А потом вспомнилось, что он враг народа, что его надо ненавидеть, следить за ним, и я попятился из лопухов, чтобы бежать домой вооружаться.
Во дворе меня уже ждали Левка и Борис Сморчков. У Левки был отцовский сапожный нож. Ножи и перочинные ножички были у нас у всех — без них не срежешь уделишку, не сделаешь кукан. Мы их оттачивали, но такой остроты, какая была у ножа Левкиного отца, безногого Лексаши, никто не добивался. Я подержал нож в руке, грозно помахал им и вернул Левке: годится!
Ловкий и драчливый Борис Сморчков принес маленький плотницкий топорик. Махая им перед собой и сверкая отточенным лезвием, он пошел на нас с Левкой, и мы невольно отпрянули: вот это да!

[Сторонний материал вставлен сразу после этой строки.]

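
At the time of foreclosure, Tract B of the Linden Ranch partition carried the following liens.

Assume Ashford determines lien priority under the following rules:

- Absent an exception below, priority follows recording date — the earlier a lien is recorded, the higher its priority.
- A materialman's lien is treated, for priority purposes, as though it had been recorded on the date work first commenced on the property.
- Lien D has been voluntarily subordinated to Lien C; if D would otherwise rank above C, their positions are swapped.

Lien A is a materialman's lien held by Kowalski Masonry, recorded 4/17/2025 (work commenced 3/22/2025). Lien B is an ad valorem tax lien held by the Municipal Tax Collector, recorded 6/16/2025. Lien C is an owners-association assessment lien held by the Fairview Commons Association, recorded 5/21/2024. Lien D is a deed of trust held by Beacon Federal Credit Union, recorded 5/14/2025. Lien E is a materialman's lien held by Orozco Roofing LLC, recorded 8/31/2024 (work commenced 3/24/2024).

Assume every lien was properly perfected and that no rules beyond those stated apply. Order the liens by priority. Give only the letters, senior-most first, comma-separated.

Effective dates: A relates back to 3/22/2025 (work commenced); E relates back to 3/24/2024 (work commenced).
By effective date, earliest first: E (3/24/2024), C (5/21/2024), A (3/22/2025), D (5/14/2025), B (6/16/2025).
D is already junior to C, so the subordination agreement changes nothing.

E, C, A, D, B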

И я пошел в сенцы вытаскивать штык. Он был вбит в бревно плотно и глубоко. Я принес из кухни ухват, которым бабушка ставила в печку чугунки, и зацепив за штык, потянул его, но он даже не качнулся. Вокруг меня собрались ребята. Я осматривал их оружие, что-то браковал, что-то хвалил. Миньку, например, заставил почистить и наточить косырь — большой нож, которым в доме скребут пол до белизны досок, — и он сидел теперь перед камнем, шаркал по нему косырем. Вася Копылов заменил кожицу на рогатке и, подвесив на ветку осокоря прожженный чайник, стал стрелять по нему. В это занятие вовлеклись вскоре все малыши. Ребята делали луки, стрелы, копья, дубинки. А штык мой не поддавался. Левка предложил привязать за конец ухвата веревку, мы это сделали и все взялись за нее. На счет «раз-два-три» дернули и куча-малой повалились на пол: штык остался торчать, а черенок — толстая подпаленная огнем и отшлифованная руками бабушки Марфы палка — переломился. С мыслью, что потом можно будет сделать новый черенок, я принес другой рогач, самый большой — с его помощью в печку по катку вкатывался ведерный чугун. Левка надел на него петлю, я подсунул его под втулку штыка. Дружно взялись: раз-два-три! И вновь треск переломившегося черенка, и общее веселое падение. Почему-то Левке показалось, что штык чуточку поддался и теперь его вытащить будет совсем не трудно. Я принес третий, последний, ухват и железную кочергу. Но ухват с треском переломился, а кочерга согнулась. Проклятый штык сидел в бревне непоколебимо.
— Лом надо, — сказал я Борису, у которого, я точно знал, в доме был лом.
— Он тоже согнется, а потом мне дед задаст…
— Не задаст. Для борьбы же надо, дурень!
Но применить лом не довелось: пришла бабушка, увидела во дворе все наше воинство и заохала, запричитала:
— Ба-атюшки! Да с кем же вы собрались воевать? Только-только война закончилась, вы опять накликать ее хотите?! Мало ль там кровушки пролито! Я вот сейчас по домам пройду, расскажу родителям, чтоб вам задали. Ишь, вояки!
Ребята разбежались. Сбежали и мои помощники, оставив меня с кучей переломанных рогачей. Прятать их было поздно: бабушка приблизилась к распахнутым в сенцы дверям и все увидела.
— Господи! Царица небесная… — Она потянула руку креститься, но ноги подкосились, и она опустилась прямо на землю перед дверью, беспомощно взирая то на свои переломанные ухваты, то на меня, измазанного сажей.
— Зачем же ты поломал рогачи? — проговорила она наконец.
— Штык вынимал. Я сделаю тебе, бабушка, новые черенки, лучше этих. Завтра пойду на Ик и вырублю там…
— Зачем те штык занадобился?
Я рассказал, что в деревне появился враг народа. Теперь и бабушка задумалась, покачала головой. Лицо ее стало темным, настороженным. Поднявшись с земли, она отряхнула свою долгополую, как у цыганки, юбку, швырнула ногой поломанные рогачи и прошла в избу.
Она долго молчала, на вопросы мои отвечала невпопад и вообще была не похожа на себя. Взглянула на меня испытующе пристально. Будто бы хотела что-то сказать, да только вздохнула и опять смотрела куда-то в пустоту.
Пришла бабка Нюра Сокольская, остроносая и быстрая, как ворона. Она рассказала, как вражина приходил к ней брать косу, чтоб выкосить крапиву, и теперь она не знает — как быть, не заявить ли в сельсовет?